Неприятности прибыли с запада. Ранним утром, когда ещё не рассвело, и народ начал только просыпаться, чтобы затопить печку, наносить воды и приготовить поесть, на дороге показался большой отряд пеших и конных людей, одетых в военную форму. На полном скаку конники ворвались в деревушку и рассыпался по малочисленным улицам, перекрывая любую возможность убежать кому бы то ни было в лес, и спрятаться от неминуемой участи. Копыта лошадей разъезжались в мокрой глине, которая выполняла роль дорог, но всадники вслух не ругались и вообще старались вести себя тихо. Несколько человек из деревни быстро поняли, что происходит, и попытались скрыться. Некоторым это даже удалось, остальные были схвачены и выведены на небольшую площадь перед церковью. Туда же выводили остальных деревенских мужиков, которых застали в домах и на огородах.
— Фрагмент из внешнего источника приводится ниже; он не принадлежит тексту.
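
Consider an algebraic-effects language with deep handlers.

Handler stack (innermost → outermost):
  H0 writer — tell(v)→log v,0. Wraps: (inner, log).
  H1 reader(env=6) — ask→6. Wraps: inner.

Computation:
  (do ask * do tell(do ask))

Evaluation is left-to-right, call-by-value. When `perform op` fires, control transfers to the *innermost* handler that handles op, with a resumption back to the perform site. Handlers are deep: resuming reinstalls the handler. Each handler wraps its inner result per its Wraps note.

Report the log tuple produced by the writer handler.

Answer: (6)

Step-by-step:
ask @ H1 ⇒ 6
ask @ H1 ⇒ 6
tell(6) @ H0 ⇒ log+=6
H0 returns (0, (6))
H1 returns (0, (6))
= (0, (6))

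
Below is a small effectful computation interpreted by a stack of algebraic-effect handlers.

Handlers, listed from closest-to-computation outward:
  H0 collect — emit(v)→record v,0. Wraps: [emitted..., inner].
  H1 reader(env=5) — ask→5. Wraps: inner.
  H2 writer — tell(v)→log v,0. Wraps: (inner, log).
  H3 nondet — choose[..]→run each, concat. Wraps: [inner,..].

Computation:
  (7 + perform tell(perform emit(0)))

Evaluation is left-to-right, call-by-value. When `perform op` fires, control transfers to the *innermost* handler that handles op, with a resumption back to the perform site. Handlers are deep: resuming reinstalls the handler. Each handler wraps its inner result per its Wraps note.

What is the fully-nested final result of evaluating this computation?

Step-by-step:
emit(0) @ H0 ⇒ out+=0
tell(0) @ H2 ⇒ log+=0
H0 returns [0, 7]
H1 returns [0, 7]
H2 returns ([0, 7], (0))
H3 returns [([0, 7], (0))]
= [([0, 7], (0))]

Answer: [([0, 7], (0))]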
Иван, красивый высокий мужчина с русыми волосами и аккуратно подстриженными тёмными усами, сидел перед печкой и пытался её разжечь. Он слышал, как к дому кто-то подъехал, но не придал этому особого внимания. Мало ли кому приспичило заехать в деревню ранним утром. Утром? Иван слегка удивился, когда осознал, что для визитов, пожалуй, рановато будет. Он встал и открыл дверь, чтобы выйти и посмотреть, кого это занесло. На пороге стояли двое солдат. Иван удивлённо посмотрел на них:
- Чё надо? - грубо спросил он.
- Тебя надо, - не менее грубо ответил один из солдат.
- Чё? - не понял Иван.
- Собирайся, с нами пойдёшь, - ответил тот же солдат, - на военную службу тебя призывают.
Иван помолчал, переваривая услышанное. Потом оценивающе взглянул на стоявших перед ним, и, поняв, что в одиночку с такими лбами не справится, развернулся и пошёл одеваться.
Проснулась жена, и, увидев, что в доме солдаты, а муж мрачнее тучи одевается, взволнованно спросила:
- Вань, что случилось? Это кто?
- Мужа твоего в армию призывают, - ответил всё тот же солдатик.
Баба немного помолчала, хлопая глазами, но когда до неё дошло, что происходит на самом деле, она завопила во всю мощь лёгких:
- А!!! Отпустите Христа ради! Какая армия, у нас детишки малые! Не губите!
Солдаты никак не отреагировали, дождались, пока Иван оденется, и, подхватив его под руки, вытолкнули на улицу. Жена, соскочив с печки, побежала за ними, не переставая голосить, умоляя и упрашивая отпустить единственного кормильца в семье.
На площади перед церковью в слабом сизом свете просыпающегося рассвета потихоньку собирался народ. Мужики, угрюмо стояли в кучке, окружённые вооруженными винтовками людьми. Вокруг бесновались и выли жены, дети и старики, умоляя отпустить их главу семьи. Стоял такой ор, что вороны, давно облюбовавшие крышу церкви для постоянного места жительства, сорвались испуганно и улетели в неизвестном направлении. В довершении картины начал моросить мелкий противный холодный дождик, и рубахи мужиков мгновенно промокли.
Старый офицер неизвестно какого чина (никто в деревне в чинах особо не разбирался, незачем было) приказал подводить к нему мужиков по одному. Стоявший рядом докторишка в круглых очках, зябко поёживаясь от холодного дождика и постоянно протирая мокрые линзы, бегло осматривал очередного кандидата в солдаты, заглядывал в зубы и выносил вердикт: годен или нет. Разумеется, практически все мужики были годны кроме старого Анисия, у которого уже лет десять совсем не было зубов, и которого приволокли сюда по ошибке, не разглядев в темноте возраста. Годных тут же уводили в отдельную кучку, также тщательно охраняемую солдатиками.
Одна из баб прорвалась через цепь солдат и кинулась на грудь офицеру, крича:
- Пожалей! Хотя бы одного оставь! Не забирай всех-то! Одного сына, одного оставь! Ну прошу, ну пожалуйста!
Бабу быстро забрали подбежавшие солдаты, и утащили за оцепление, бросив наземь, где она завыла ещё сильнее. Сегодня она лишилась сразу всей семьи: мужа и четырёх сыновей.
Беглый медосмотр был быстро окончен, по команде офицера солдаты выстроились в две шеренги, между которыми находились новоявленные рекруты. Ещё одна команда, и колонна под нескончаемые вопли баб начала медленное движение на запад. Туда, где находилась Москва, туда, где проходила линия фронта.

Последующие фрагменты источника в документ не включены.